True! Older versions of Openflow did not map well to existing silicon chips. This is a *major* focus of the existing design effort; to make Openflow more flexible. As with any design effort, the trade-off is between having a future proof roadmap, and having a practical design that can have tangible benefits now. So we’re trying to thread the needle practically but with some foresight. It will take a little patience to see how this evolves.
Claim: “Openflow reduces complexity”
This is a meaningless statement. Openflow is like USB, it doesn’t “do” anything new. A case can be made for SDN to reduce complexity, but it does this by constraining the distribution model and providing a development platform that doesn’t suck. No magic there.
Claim: “Openflow will obviate the need for traditional distributed routing protocols”
I hear this a lot, but I just don’t buy it. There are certainly those within the Openflow community who disagree with me, so please take this for what it’s worth (very little …)
In my opinion, traditional distributed protocols are very good at what they do, scaling, routing packets in complex graphs, converging, etc. If I were to build a fabric, I’d sure as hell do it with an distributed routing protocol (again, not everyone agrees on this point). What traditional protocols suck at is distributing all the other state in the network. What state is that? If you look at the state in a switching chip, a lot of it isn’t traditionally populated through distributed protocols. For example, the ACL tables, the tunnels, many types of tags (e.g. VLAN), etc.
Going forward, it may be the case the distributed routing protocols get pulled into the controller. Why? Because controllers have much higher cpu density and therefore can run the computation for multiple switches. A multicore server will kick the crap out of the standard switch management CPU. Like I described in a previous post, this is no different than the evolution from distance vector to link state, it’s just taking it a step further. However, the protocol certainly is still distributed.
Claim: “Openflow cannot scale because of X”
I’ve addressed this at length in a previous post. Still, I’m going to have to call Doug Gourlay out. And I quote …
“I honestly don’t think it’s going to work,” Arista’s Gourlay said. “The flow setup rates on Stanford’s largest production OpenFlow network are 500 flows per second. We’ve had to deal with networks with a million flows being set up in seconds. I’m not sure it’s going to scale up to that.”
Other than being a basic logical fallacy (Stanford’s largest production Openflow network has absolutely nothing to do with the scaling properties of the Openflow or SDN architecture), there appears to be an implicit assumption that flow-setups are in some way a limiting resource. This clearly isn’t the case if they don’t leave the datapath which is a valid (and popular) deployment model for Openflow.
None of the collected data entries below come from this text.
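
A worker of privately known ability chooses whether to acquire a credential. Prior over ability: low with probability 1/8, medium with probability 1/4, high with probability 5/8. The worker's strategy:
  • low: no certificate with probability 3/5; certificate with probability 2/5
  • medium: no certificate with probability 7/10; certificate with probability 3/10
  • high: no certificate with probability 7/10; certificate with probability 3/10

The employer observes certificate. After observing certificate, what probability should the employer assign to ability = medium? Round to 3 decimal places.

0.240

Apply Bayes' rule using the sender's strategy as the likelihood.
P(certificate) = (1/8)·(2/5) + (1/4)·(3/10) + (5/8)·(3/10) = 5/16
P(medium | certificate) = ((1/4)·(3/10)) / (5/16) = (3/40) / (5/16) = 6/25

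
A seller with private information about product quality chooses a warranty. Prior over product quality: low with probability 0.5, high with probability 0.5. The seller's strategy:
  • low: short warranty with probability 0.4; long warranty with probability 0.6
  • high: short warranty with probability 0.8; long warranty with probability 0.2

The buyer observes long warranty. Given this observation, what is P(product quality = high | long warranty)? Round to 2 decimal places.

P(long warranty) = 0.5·0.6 + 0.5·0.2 = 0.4
P(high | long warranty) = (0.5·0.2) / 0.4 = 0.1 / 0.4 = 0.25

0.25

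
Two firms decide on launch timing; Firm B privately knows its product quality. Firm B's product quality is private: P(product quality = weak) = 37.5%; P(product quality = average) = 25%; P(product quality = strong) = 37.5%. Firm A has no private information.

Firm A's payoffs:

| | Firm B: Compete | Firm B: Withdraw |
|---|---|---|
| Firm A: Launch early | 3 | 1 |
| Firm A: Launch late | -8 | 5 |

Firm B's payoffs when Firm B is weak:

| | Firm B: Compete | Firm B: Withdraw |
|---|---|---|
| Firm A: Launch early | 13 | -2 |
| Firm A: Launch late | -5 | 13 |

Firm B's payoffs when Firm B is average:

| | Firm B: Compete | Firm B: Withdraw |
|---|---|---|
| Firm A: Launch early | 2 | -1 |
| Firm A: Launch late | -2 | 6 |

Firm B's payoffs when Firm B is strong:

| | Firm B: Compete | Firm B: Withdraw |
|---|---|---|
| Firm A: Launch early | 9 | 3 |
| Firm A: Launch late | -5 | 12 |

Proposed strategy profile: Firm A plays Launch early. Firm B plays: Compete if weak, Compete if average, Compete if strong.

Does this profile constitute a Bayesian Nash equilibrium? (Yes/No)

Firm A plays Launch early: E[Launch early] = 0.375·(3) + 0.25·(3) + 0.375·(3) = 3; E[Launch late] = -8. Best-responding. ✓
Firm B (product quality weak), facing Launch early: Compete gives 13, Withdraw gives -2. Proposed Compete is best. ✓
Firm B (product quality average), facing Launch early: Compete gives 2, Withdraw gives -1. Proposed Compete is best. ✓
Firm B (product quality strong), facing Launch early: Compete gives 9, Withdraw gives 3. Proposed Compete is best. ✓

Yes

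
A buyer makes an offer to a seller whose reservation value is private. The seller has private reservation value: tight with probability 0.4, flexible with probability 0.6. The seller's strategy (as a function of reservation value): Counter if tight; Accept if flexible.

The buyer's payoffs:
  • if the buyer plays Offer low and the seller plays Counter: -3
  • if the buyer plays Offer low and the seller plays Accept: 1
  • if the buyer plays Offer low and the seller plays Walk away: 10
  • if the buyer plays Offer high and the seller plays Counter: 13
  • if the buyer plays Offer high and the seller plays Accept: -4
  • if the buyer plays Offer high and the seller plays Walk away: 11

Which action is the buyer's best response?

Compute the buyer's expected payoff for each action, taking the expectation over the seller's type.
E[Offer low] = 0.4·(-3) + 0.6·(1) = -0.6
E[Offer high] = 0.4·(13) + 0.6·(-4) = 2.8
Best response: Offer high (2.8 is the largest).

Offer high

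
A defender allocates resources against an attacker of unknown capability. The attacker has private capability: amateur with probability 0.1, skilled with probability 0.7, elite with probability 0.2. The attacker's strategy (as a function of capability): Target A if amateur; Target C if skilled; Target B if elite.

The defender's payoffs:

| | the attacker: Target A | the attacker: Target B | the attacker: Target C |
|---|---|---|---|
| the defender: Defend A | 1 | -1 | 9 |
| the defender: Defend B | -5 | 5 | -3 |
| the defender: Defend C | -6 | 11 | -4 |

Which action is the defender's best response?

Defend A

Compute the defender's expected payoff for each action, taking the expectation over the attacker's type.
E[Defend A] = 0.1·(1) + 0.7·(9) + 0.2·(-1) = 6.2
E[Defend B] = 0.1·(-5) + 0.7·(-3) + 0.2·(5) = -1.6
E[Defend C] = 0.1·(-6) + 0.7·(-4) + 0.2·(11) = -1.2
Best response: Defend A (6.2 is the largest).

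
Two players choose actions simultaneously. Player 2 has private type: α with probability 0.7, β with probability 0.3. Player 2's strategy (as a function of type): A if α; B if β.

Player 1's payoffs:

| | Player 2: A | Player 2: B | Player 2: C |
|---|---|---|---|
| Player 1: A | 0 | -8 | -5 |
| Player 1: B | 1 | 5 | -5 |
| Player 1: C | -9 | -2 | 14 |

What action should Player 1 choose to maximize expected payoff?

B

E[A] = 0.7·(0) + 0.3·(-8) = -2.4
E[B] = 0.7·(1) + 0.3·(5) = 2.2
E[C] = 0.7·(-9) + 0.3·(-2) = -6.9
Best response: B (2.2 is the largest).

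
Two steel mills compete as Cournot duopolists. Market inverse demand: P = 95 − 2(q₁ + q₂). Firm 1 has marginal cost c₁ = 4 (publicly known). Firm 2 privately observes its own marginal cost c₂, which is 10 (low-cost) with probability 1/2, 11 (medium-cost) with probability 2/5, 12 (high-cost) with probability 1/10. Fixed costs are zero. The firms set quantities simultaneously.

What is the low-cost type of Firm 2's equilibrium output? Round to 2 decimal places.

Type-c best response for Firm 2: q₂(c) = (95 − c)/4 − q₁/2.
Firm 1 maximizes expected profit; its first-order condition is 95 − 4q₁ − 2E[q₂] − 4 = 0.
Substituting E[q₂] and solving: E[c₂] = 10.6, so q₁ = (95 − 2·4 + 10.6)/6 = 16.2667.
q₂(low-cost) = (95 − 10 − 2·16.2667)/4 = 13.1167.

13.12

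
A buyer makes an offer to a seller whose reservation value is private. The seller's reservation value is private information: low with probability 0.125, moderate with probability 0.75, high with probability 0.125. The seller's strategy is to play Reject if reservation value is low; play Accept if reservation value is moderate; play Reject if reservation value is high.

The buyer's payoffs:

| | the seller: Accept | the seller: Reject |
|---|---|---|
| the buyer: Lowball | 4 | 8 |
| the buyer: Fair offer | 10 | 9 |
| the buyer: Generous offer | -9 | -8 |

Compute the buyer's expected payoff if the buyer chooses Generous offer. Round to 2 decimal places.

-8.75

Take the expectation over the seller's reservation value, weighting each type's action by its prior probability.
E[Generous offer] = 0.125·(-8) + 0.75·(-9) + 0.125·(-8) = (-1) + (-6.75) + (-1) = -8.75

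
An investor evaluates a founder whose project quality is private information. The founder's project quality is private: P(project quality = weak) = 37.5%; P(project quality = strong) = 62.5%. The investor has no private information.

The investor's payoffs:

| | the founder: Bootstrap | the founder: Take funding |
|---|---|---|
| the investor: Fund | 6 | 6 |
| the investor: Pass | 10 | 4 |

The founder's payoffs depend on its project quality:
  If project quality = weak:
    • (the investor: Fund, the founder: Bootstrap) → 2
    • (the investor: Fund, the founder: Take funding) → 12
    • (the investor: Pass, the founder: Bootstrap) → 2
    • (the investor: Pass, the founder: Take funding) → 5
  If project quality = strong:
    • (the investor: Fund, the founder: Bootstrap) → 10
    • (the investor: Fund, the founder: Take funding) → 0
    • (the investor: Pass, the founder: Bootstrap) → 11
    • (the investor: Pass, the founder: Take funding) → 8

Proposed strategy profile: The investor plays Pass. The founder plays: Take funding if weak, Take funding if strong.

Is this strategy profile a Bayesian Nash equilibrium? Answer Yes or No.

A profile is a BNE iff every type of every player is best-responding given beliefs about the other side.
The investor plays Pass: E[Pass] = 0.375·(4) + 0.625·(4) = 4; E[Fund] = 6. Not best-responding. ✗
The founder (project quality weak), facing Pass: Bootstrap gives 2, Take funding gives 5. Proposed Take funding is best. ✓
The founder (project quality strong), facing Pass: Bootstrap gives 11, Take funding gives 8. Proposed Take funding is not best — profitable deviation exists. ✗

No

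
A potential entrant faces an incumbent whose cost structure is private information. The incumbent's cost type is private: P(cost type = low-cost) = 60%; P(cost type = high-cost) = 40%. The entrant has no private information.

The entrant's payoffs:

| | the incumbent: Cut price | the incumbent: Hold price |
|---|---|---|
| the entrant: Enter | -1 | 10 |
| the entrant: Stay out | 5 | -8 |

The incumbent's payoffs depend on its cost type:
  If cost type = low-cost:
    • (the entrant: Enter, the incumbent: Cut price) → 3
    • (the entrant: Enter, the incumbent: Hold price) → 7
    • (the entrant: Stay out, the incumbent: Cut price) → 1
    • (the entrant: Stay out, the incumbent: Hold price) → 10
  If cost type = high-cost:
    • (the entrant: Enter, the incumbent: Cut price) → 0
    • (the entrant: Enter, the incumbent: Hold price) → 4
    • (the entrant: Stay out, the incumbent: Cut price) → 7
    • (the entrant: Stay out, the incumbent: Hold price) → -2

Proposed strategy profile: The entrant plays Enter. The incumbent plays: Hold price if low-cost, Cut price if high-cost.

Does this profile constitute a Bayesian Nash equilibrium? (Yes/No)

The entrant plays Enter: E[Enter] = 0.6·(10) + 0.4·(-1) = 5.6; E[Stay out] = -2.8. Best-responding. ✓
The incumbent (cost type low-cost), facing Enter: Cut price gives 3, Hold price gives 7. Proposed Hold price is best. ✓
The incumbent (cost type high-cost), facing Enter: Cut price gives 0, Hold price gives 4. Proposed Cut price is not best — profitable deviation exists. ✗

No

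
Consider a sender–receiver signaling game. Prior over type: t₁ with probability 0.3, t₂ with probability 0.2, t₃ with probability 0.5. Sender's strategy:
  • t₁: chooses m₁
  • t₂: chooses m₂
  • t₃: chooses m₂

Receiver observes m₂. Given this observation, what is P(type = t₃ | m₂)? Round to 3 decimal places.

P(m₂) = 0.3·0 + 0.2·1 + 0.5·1 = 0.7
P(t₃ | m₂) = (0.5·1) / 0.7 = 0.5 / 0.7 = 0.714286

0.714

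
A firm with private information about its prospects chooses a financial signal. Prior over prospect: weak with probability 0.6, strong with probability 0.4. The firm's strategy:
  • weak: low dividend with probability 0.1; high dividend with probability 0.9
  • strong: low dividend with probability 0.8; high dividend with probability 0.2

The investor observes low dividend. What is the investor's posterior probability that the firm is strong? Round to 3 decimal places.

0.842

P(low dividend) = 0.6·0.1 + 0.4·0.8 = 0.38
P(strong | low dividend) = (0.4·0.8) / 0.38 = 0.32 / 0.38 = 0.842105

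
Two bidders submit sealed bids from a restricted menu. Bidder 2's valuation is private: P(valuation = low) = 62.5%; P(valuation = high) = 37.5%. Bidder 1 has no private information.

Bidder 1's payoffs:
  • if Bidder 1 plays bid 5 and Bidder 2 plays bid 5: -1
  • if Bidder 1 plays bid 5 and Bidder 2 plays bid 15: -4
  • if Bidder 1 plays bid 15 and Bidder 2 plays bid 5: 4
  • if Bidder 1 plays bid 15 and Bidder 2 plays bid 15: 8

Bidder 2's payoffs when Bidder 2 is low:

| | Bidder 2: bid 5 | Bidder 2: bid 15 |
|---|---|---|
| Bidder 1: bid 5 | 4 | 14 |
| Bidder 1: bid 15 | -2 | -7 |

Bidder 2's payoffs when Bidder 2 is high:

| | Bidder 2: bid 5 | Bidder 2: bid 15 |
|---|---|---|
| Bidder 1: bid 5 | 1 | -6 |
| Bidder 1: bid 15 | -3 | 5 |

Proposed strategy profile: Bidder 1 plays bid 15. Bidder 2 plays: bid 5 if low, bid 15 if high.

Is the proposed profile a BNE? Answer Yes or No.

Bidder 1 plays bid 15: E[bid 15] = 0.625·(4) + 0.375·(8) = 5.5; E[bid 5] = -2.125. Best-responding. ✓
Bidder 2 (valuation low), facing bid 15: bid 5 gives -2, bid 15 gives -7. Proposed bid 5 is best. ✓
Bidder 2 (valuation high), facing bid 15: bid 5 gives -3, bid 15 gives 5. Proposed bid 15 is best. ✓

Yes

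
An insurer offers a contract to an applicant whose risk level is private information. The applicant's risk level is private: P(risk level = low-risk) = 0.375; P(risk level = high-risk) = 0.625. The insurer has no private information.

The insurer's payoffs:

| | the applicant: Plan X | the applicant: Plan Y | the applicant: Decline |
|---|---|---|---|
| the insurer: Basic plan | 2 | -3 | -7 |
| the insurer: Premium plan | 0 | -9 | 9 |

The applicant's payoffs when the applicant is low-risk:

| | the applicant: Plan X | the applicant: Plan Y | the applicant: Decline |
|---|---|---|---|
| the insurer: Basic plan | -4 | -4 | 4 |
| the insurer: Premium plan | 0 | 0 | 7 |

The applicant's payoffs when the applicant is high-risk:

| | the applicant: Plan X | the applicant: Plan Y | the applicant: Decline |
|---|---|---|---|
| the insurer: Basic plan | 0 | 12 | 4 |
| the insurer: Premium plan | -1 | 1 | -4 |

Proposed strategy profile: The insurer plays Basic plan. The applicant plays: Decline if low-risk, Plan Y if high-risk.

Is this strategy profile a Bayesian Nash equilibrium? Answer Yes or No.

No

The insurer plays Basic plan: E[Basic plan] = 0.375·(-7) + 0.625·(-3) = -4.5; E[Premium plan] = -2.25. Not best-responding. ✗
The applicant (risk level low-risk), facing Basic plan: Plan X gives -4, Plan Y gives -4, Decline gives 4. Proposed Decline is best. ✓
The applicant (risk level high-risk), facing Basic plan: Plan X gives 0, Plan Y gives 12, Decline gives 4. Proposed Plan Y is best. ✓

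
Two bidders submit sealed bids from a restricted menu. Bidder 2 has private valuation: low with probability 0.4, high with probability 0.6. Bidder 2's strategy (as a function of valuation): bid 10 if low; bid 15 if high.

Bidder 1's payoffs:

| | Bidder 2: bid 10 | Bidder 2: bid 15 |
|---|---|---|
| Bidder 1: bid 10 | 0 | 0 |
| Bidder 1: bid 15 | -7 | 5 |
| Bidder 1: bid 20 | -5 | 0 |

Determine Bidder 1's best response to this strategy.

E[bid 10] = 0.4·(0) + 0.6·(0) = 0
E[bid 15] = 0.4·(-7) + 0.6·(5) = 0.2
E[bid 20] = 0.4·(-5) + 0.6·(0) = -2
Best response: bid 15 (0.2 is the largest).

bid 15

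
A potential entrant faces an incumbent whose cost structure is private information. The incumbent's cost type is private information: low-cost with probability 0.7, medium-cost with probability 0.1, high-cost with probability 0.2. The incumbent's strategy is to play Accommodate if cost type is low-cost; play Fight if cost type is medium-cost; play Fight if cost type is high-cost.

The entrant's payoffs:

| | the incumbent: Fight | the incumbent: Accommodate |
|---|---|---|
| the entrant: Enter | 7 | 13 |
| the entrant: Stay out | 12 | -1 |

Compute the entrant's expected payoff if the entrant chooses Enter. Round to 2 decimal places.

11.20

E[Enter] = 0.7·13 + 0.1·7 + 0.2·7 = 9.1 + 0.7 + 1.4 = 11.2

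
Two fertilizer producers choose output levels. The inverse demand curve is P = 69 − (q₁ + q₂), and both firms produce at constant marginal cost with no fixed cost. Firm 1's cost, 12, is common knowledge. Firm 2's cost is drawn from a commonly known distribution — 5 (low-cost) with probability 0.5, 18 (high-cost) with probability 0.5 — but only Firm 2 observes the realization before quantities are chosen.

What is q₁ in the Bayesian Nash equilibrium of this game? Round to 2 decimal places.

18.83

Each type of Firm 2 best-responds to q₁; Firm 1 best-responds to the expected q₂ over Firm 2's types.
Firm 2 with cost c maximizes (69 − (q₁+q₂) − c)·q₂, giving q₂(c) = (69 − c − q₁)/2.
E[c₂] = 0.5·5 + 0.5·18 = 11.5
Firm 1's FOC against E[q₂] yields q₁ = (69 − 2·12 + E[c₂])/3 = (69 − 24 + 11.5)/3 = 18.8333.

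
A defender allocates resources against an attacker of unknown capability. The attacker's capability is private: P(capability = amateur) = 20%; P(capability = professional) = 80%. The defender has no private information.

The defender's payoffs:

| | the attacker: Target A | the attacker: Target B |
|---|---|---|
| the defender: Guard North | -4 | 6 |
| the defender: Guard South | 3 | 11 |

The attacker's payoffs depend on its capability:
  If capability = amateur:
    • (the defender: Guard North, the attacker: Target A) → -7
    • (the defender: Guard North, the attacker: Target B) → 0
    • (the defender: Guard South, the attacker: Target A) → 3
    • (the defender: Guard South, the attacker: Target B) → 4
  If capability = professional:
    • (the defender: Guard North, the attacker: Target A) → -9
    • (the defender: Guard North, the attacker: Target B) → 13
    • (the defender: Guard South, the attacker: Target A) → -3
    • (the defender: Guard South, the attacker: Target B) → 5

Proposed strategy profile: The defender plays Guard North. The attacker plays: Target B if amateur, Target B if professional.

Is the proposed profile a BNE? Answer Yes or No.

No

The defender plays Guard North: E[Guard North] = 0.2·(6) + 0.8·(6) = 6; E[Guard South] = 11. Not best-responding. ✗
The attacker (capability amateur), facing Guard North: Target A gives -7, Target B gives 0. Proposed Target B is best. ✓
The attacker (capability professional), facing Guard North: Target A gives -9, Target B gives 13. Proposed Target B is best. ✓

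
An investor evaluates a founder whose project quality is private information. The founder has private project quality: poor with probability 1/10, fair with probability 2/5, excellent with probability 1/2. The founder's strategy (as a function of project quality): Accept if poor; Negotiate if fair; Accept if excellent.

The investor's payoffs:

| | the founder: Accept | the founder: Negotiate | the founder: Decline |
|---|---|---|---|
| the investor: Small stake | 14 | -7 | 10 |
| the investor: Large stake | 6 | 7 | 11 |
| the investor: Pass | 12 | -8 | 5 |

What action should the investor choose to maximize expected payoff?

Large stake

E[Small stake] = 1/10·(14) + 2/5·(-7) + 1/2·(14) = 28/5
E[Large stake] = 1/10·(6) + 2/5·(7) + 1/2·(6) = 32/5
E[Pass] = 1/10·(12) + 2/5·(-8) + 1/2·(12) = 4
Best response: Large stake (32/5 is the largest).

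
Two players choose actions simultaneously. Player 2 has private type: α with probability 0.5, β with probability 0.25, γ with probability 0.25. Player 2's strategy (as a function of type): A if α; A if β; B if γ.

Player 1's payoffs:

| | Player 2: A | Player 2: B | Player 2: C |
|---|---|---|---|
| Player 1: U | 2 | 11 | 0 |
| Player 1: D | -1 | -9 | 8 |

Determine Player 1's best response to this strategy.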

Doug’s a great guy, at a great company, but this is a careless statement, and it doesn’t help further the dialog.
Claim: “Openflow helps virtualize the network”
Again, this is almost a meaningless statement. A compiler helps virtualize the network if it is being used to write code to that effect. The fact is, the pioneers of network virtualization, such as VMWare, Amazon, and Cisco, don’t use Openflow.
So yes, you can use Openflow for virtualization (that’s a help, I guess … ). And open standards are a good thing. But no, you certainly don’t need to.
OK, that’s enough for now.
To be very clear, I’m a huge fan of Openflow. And I’m a huge fan of SDN. Yet, neither is a panacea, and neither is a system or even a solution. One is an effort to provide a standardized interface for building awesome systems (Openflow). The other is a philosophical model for how to build those systems (SDN). It will be up to the systems themselves to validate the approach.